In the present study, dogs were pretreated with intravenous digoxin, 0.0125 mg/kg/day, for 6 to 7 consecutive days to achieve clinically relevant serum concentrations; untreated animals were used as control subjects. After pretreatment, nine digoxin-pretreated dogs and nine control dogs were anesthetized and subjected to a 60-minute occlusion of the left circumflex coronary artery, followed by 6 hours of reperfusion. Anatomic myocardial infarct size, expressed as a percentage of the areas at risk of infarction and as a percentage of the total left ventricle were: 20.2 +/- 3.3% control vs 35.4 +/- 6.2% digoxin-pretreated (p less than 0.05) and 8.6 +/- 1.3% control vs 14.7 +/- 2.5% digoxin-pretreated (p less than 0.05), respectively (2.04 +/- 0.37 ng/ml serum digoxin). Regional myocardial blood flow in the nonischemic and ischemic zones tended to be lower in digoxin-pretreated than in control animals at baseline testing and were significantly reduced in the anterior subendocardial sites of digoxin-pretreated dogs during ischemia and reperfusion. These data suggest that an exacerbation or enhancement of myocardial ischemia-reperfusion injury may occur in the presence of clinically observable serum digoxin concentrations.

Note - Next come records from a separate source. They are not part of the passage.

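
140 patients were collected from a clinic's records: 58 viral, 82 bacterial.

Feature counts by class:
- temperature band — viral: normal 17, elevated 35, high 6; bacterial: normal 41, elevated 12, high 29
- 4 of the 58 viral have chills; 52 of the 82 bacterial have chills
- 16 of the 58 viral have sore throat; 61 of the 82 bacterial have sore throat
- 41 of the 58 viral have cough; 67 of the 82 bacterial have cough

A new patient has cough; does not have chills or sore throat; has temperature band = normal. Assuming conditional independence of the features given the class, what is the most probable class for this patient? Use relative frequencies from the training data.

viral: (58/140) × (17/58) × (54/58) × (42/58) × (41/58) ≈ 0.0578714
bacterial: (82/140) × (41/82) × (30/82) × (21/82) × (67/82) ≈ 0.0224197
Highest score → viral.

viral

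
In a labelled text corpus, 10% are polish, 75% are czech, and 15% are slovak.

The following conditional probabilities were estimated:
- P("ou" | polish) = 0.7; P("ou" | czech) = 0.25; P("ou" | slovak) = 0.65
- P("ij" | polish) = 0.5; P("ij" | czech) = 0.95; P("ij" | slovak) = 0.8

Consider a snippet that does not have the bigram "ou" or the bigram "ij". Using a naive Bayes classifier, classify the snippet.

czech

polish: 0.1 × (1−0.7) × (1−0.5) = 0.015
czech: 0.75 × (1−0.25) × (1−0.95) = 0.028125
slovak: 0.15 × (1−0.65) × (1−0.8) = 0.0105
Highest score → czech.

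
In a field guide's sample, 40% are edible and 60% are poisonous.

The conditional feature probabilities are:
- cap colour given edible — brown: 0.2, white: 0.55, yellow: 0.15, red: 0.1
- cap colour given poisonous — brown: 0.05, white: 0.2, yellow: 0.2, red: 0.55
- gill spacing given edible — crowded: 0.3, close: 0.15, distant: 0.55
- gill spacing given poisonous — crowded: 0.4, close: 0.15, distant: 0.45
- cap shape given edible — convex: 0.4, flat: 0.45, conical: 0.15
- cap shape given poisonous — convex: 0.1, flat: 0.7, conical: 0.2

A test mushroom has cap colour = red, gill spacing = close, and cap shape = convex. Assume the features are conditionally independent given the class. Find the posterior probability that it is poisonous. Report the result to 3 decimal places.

edible: 0.4 × 0.1 × 0.15 × 0.4 = 0.0024
poisonous: 0.6 × 0.55 × 0.15 × 0.1 = 0.00495
P(poisonous | x) = 0.00495 / 0.00735 ≈ 0.673

0.673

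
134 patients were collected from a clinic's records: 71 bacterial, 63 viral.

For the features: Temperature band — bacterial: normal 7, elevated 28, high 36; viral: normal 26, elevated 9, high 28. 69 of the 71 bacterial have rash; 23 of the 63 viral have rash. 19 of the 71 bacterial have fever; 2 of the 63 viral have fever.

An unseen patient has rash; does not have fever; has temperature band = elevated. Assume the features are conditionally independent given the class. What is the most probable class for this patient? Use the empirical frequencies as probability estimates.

bacterial: (71/134) × (28/71) × (69/71) × (52/71) ≈ 0.148727
viral: (63/134) × (9/63) × (23/63) × (61/63) ≈ 0.0237418
Highest score → bacterial.

bacterial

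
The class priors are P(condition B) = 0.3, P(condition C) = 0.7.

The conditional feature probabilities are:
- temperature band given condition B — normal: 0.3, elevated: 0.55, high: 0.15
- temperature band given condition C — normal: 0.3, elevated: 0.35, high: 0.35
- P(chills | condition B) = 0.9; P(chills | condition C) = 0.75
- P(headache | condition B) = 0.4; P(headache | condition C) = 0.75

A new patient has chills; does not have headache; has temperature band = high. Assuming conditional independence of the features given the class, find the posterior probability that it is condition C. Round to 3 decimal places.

0.654

condition B: 0.3 × 0.15 × 0.9 × (1−0.4) = 0.0243
condition C: 0.7 × 0.35 × 0.75 × (1−0.75) = 0.0459375
P(condition C | x) = 0.0459375 / 0.0702375 ≈ 0.654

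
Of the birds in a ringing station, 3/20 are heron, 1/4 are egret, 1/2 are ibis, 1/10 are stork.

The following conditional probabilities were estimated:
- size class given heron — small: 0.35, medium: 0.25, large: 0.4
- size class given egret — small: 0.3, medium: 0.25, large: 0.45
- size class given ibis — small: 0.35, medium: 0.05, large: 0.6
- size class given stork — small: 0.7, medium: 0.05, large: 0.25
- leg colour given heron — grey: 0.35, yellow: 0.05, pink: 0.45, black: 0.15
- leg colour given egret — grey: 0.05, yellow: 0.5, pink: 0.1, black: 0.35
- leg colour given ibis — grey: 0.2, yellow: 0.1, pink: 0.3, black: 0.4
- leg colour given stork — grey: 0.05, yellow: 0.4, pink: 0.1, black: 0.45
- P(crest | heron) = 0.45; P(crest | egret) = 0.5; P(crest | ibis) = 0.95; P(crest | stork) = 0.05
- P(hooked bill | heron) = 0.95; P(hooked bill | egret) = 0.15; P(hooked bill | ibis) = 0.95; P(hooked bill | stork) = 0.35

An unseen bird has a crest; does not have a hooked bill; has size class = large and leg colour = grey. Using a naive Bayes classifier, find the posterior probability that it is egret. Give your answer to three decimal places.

0.415

heron: 0.15 × 0.4 × 0.35 × 0.45 × (1−0.95) = 0.0004725
egret: 0.25 × 0.45 × 0.05 × 0.5 × (1−0.15) = 0.002390625
ibis: 0.5 × 0.6 × 0.2 × 0.95 × (1−0.95) = 0.00285
stork: 0.1 × 0.25 × 0.05 × 0.05 × (1−0.35) = 0.000040625
P(egret | x) = 0.002390625 / 0.00575375 ≈ 0.415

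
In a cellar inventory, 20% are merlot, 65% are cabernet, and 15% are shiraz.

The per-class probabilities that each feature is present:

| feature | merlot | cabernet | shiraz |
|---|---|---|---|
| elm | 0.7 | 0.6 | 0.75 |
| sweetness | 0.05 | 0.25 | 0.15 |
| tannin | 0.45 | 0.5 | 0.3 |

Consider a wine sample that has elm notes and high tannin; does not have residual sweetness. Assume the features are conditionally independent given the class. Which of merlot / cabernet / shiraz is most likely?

cabernet

merlot: 0.2 × 0.7 × (1−0.05) × 0.45 = 0.05985
cabernet: 0.65 × 0.6 × (1−0.25) × 0.5 = 0.14625
shiraz: 0.15 × 0.75 × (1−0.15) × 0.3 = 0.0286875
Highest score → cabernet.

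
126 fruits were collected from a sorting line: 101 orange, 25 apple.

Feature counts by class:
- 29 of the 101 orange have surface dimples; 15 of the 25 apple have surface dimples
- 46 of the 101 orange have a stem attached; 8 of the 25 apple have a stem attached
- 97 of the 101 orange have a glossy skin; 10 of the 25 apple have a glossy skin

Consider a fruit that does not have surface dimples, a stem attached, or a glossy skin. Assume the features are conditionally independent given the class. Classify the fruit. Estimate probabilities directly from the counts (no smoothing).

orange: (101/126) × (72/101) × (55/101) × (4/101) ≈ 0.0123237
apple: (25/126) × (10/25) × (17/25) × (15/25) ≈ 0.032381
Highest score → apple.

apple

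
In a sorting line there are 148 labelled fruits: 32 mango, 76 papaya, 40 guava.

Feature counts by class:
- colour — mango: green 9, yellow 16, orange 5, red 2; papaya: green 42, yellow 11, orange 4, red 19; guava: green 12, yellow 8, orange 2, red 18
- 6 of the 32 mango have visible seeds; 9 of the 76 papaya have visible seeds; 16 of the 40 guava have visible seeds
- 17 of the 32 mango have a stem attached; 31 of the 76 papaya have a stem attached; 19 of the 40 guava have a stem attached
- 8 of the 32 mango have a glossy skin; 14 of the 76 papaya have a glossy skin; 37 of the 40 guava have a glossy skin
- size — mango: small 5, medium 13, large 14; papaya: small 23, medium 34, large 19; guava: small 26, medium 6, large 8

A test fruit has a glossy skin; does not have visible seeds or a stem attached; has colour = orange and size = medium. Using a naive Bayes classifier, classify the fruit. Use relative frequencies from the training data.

mango: (32/148) × (5/32) × (26/32) × (15/32) × (8/32) × (13/32) ≈ 0.00130679
papaya: (76/148) × (4/76) × (67/76) × (45/76) × (14/76) × (34/76) ≈ 0.00116262
guava: (40/148) × (2/40) × (24/40) × (21/40) × (37/40) × (6/40) = 0.000590625
Highest score → mango.

mango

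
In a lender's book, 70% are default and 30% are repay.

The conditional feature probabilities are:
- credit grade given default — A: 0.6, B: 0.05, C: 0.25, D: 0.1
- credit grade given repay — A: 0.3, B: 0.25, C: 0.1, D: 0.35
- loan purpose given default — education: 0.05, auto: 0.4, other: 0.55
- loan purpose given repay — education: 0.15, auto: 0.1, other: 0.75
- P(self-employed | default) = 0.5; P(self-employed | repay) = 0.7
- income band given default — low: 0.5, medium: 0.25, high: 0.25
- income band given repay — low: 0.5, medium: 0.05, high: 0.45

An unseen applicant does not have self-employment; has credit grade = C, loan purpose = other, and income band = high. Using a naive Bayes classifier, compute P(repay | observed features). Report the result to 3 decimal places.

default: 0.7 × 0.25 × 0.55 × (1−0.5) × 0.25 = 0.01203125
repay: 0.3 × 0.1 × 0.75 × (1−0.7) × 0.45 = 0.0030375
P(repay | x) = 0.0030375 / 0.01506875 ≈ 0.202

0.202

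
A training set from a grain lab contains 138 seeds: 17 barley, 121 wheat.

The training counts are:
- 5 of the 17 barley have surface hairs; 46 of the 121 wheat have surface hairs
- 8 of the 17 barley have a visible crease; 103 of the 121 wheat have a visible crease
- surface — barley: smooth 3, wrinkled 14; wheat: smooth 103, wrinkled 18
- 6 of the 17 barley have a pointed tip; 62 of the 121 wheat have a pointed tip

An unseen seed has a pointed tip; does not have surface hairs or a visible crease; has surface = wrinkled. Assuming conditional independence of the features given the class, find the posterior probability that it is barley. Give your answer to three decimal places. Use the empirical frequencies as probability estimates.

barley: (17/138) × (12/17) × (9/17) × (14/17) × (6/17) ≈ 0.0133806
wheat: (121/138) × (75/121) × (18/121) × (18/121) × (62/121) ≈ 0.00616258
P(barley | x) = 0.0133806 / 0.01954318 ≈ 0.685

0.685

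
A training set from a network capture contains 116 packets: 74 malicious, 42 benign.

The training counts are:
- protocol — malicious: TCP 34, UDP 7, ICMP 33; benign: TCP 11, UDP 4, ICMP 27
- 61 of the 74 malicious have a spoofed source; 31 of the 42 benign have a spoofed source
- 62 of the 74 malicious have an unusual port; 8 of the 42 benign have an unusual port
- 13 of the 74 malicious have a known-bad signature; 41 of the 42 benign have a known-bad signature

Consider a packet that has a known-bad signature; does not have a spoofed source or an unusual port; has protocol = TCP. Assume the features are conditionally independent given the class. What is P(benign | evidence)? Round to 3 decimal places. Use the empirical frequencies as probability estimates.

malicious: (74/116) × (34/74) × (13/74) × (12/74) × (13/74) ≈ 0.00146688
benign: (42/116) × (11/42) × (11/42) × (34/42) × (41/42) ≈ 0.0196265
P(benign | x) = 0.0196265 / 0.02109338 ≈ 0.930

0.930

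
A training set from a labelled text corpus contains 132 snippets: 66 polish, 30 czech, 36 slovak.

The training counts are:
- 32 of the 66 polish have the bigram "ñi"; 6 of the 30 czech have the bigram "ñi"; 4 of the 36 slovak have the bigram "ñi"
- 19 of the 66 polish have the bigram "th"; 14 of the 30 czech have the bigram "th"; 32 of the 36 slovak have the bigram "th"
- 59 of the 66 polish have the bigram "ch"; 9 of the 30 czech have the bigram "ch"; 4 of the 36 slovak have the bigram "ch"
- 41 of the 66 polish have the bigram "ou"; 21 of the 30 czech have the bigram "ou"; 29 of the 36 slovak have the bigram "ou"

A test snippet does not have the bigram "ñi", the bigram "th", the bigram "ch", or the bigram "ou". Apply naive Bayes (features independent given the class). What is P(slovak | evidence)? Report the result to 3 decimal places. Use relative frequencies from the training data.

0.144

polish: (66/132) × (34/66) × (47/66) × (7/66) × (25/66) ≈ 0.00736901
czech: (30/132) × (24/30) × (16/30) × (21/30) × (9/30) ≈ 0.0203636
slovak: (36/132) × (32/36) × (4/36) × (32/36) × (7/36) ≈ 0.00465561
P(slovak | x) = 0.00465561 / 0.03238822 ≈ 0.144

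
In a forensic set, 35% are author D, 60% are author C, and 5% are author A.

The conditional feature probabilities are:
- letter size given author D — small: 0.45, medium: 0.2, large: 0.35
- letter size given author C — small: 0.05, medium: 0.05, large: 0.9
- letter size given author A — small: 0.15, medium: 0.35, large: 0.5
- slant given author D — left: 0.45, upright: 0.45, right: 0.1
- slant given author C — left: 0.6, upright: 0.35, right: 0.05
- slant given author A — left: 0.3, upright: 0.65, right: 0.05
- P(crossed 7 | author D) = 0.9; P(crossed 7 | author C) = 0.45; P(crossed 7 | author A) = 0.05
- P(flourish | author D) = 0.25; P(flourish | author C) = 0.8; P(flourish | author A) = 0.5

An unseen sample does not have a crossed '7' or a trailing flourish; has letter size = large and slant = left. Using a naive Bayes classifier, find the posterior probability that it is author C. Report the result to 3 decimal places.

0.822

author D: 0.35 × 0.35 × 0.45 × (1−0.9) × (1−0.25) = 0.004134375
author C: 0.6 × 0.9 × 0.6 × (1−0.45) × (1−0.8) = 0.03564
author A: 0.05 × 0.5 × 0.3 × (1−0.05) × (1−0.5) = 0.0035625
P(author C | x) = 0.03564 / 0.043336875 ≈ 0.822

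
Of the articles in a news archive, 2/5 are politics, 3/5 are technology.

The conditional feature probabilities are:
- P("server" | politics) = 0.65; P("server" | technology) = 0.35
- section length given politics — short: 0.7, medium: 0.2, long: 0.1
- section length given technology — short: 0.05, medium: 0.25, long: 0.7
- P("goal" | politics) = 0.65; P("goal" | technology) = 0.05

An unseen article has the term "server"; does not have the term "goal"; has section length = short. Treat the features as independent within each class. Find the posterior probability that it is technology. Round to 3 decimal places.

0.135

politics: 0.4 × 0.65 × 0.7 × (1−0.65) = 0.0637
technology: 0.6 × 0.35 × 0.05 × (1−0.05) = 0.009975
P(technology | x) = 0.009975 / 0.073675 ≈ 0.135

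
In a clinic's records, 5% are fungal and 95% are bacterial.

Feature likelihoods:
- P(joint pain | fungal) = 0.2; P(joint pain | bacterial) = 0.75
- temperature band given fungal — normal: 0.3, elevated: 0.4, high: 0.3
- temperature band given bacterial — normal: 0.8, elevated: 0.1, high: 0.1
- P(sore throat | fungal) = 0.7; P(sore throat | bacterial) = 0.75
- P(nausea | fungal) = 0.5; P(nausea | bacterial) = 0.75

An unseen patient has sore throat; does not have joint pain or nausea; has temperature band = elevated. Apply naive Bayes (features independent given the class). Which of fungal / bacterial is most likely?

fungal

fungal: 0.05 × (1−0.2) × 0.4 × 0.7 × (1−0.5) = 0.0056
bacterial: 0.95 × (1−0.75) × 0.1 × 0.75 × (1−0.75) = 0.004453125
Highest score → fungal.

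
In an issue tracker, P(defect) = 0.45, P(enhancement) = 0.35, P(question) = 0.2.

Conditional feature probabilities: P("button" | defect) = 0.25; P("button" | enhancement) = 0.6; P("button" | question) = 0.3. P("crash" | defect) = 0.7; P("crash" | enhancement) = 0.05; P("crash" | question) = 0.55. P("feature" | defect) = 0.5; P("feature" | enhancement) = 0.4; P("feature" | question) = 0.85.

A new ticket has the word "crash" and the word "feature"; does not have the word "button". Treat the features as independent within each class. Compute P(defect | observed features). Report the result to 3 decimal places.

defect: 0.45 × (1−0.25) × 0.7 × 0.5 = 0.118125
enhancement: 0.35 × (1−0.6) × 0.05 × 0.4 = 0.0028
question: 0.2 × (1−0.3) × 0.55 × 0.85 = 0.06545
P(defect | x) = 0.118125 / 0.186375 ≈ 0.634

0.634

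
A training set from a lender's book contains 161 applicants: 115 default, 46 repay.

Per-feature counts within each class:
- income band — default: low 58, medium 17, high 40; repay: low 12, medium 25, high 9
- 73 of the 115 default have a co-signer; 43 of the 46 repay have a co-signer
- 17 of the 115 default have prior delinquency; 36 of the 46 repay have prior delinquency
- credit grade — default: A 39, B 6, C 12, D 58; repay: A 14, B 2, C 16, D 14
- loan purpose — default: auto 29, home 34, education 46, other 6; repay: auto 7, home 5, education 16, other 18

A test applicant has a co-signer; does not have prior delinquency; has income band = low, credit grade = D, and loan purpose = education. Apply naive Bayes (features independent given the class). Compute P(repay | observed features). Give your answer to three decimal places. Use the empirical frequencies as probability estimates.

0.039

default: (115/161) × (58/115) × (73/115) × (98/115) × (58/115) × (46/115) ≈ 0.0393138
repay: (46/161) × (12/46) × (43/46) × (10/46) × (14/46) × (16/46) ≈ 0.00160339
P(repay | x) = 0.00160339 / 0.04091719 ≈ 0.039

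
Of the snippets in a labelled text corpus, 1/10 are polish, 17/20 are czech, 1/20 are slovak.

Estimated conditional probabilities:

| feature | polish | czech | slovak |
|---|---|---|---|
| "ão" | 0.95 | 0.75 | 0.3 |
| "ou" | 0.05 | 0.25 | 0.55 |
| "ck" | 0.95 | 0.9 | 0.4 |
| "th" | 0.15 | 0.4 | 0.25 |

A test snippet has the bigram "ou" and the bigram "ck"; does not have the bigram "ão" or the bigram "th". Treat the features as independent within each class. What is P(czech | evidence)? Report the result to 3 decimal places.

polish: 0.1 × (1−0.95) × 0.05 × 0.95 × (1−0.15) = 0.000201875
czech: 0.85 × (1−0.75) × 0.25 × 0.9 × (1−0.4) = 0.0286875
slovak: 0.05 × (1−0.3) × 0.55 × 0.4 × (1−0.25) = 0.005775
P(czech | x) = 0.0286875 / 0.034664375 ≈ 0.828

0.828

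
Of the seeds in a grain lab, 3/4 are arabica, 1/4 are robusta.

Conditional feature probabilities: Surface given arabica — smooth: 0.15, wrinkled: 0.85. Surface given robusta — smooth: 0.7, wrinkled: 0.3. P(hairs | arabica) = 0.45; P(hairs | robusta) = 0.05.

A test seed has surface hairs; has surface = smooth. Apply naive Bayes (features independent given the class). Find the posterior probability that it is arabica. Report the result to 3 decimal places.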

在本研究中,犬静脉注射地高辛,剂量为0.0125mg/kg/天,连续6至7天,以达到临床相关的血清浓度;未治疗的动物作为对照。预处理后,对9只经地高辛预处理的犬和9只对照犬进行麻醉,左回旋支冠状动脉闭塞60分钟,随后再灌注6小时。解剖学上的心肌梗死面积,以梗死危险区域面积的百分比和左心室总面积的百分比表示,分别为:对照犬20.2±3.3%,地高辛预处理犬35.4±6.2%(p<0.05);对照犬8.6±1.3%,地高辛预处理犬14.7±2.5%(p<0.05)(血清地高辛浓度为2.04±0.37ng/ml)。在基线测试时,地高辛预处理犬非缺血区和缺血区的局部心肌血流量往往低于对照动物,且在缺血和再灌注期间,地高辛预处理犬心内膜下前壁部位的血流量显著降低。这些数据表明,在临床可观察到的血清地高辛浓度存在时,可能会发生心肌缺血-再灌注损伤的加重或增强。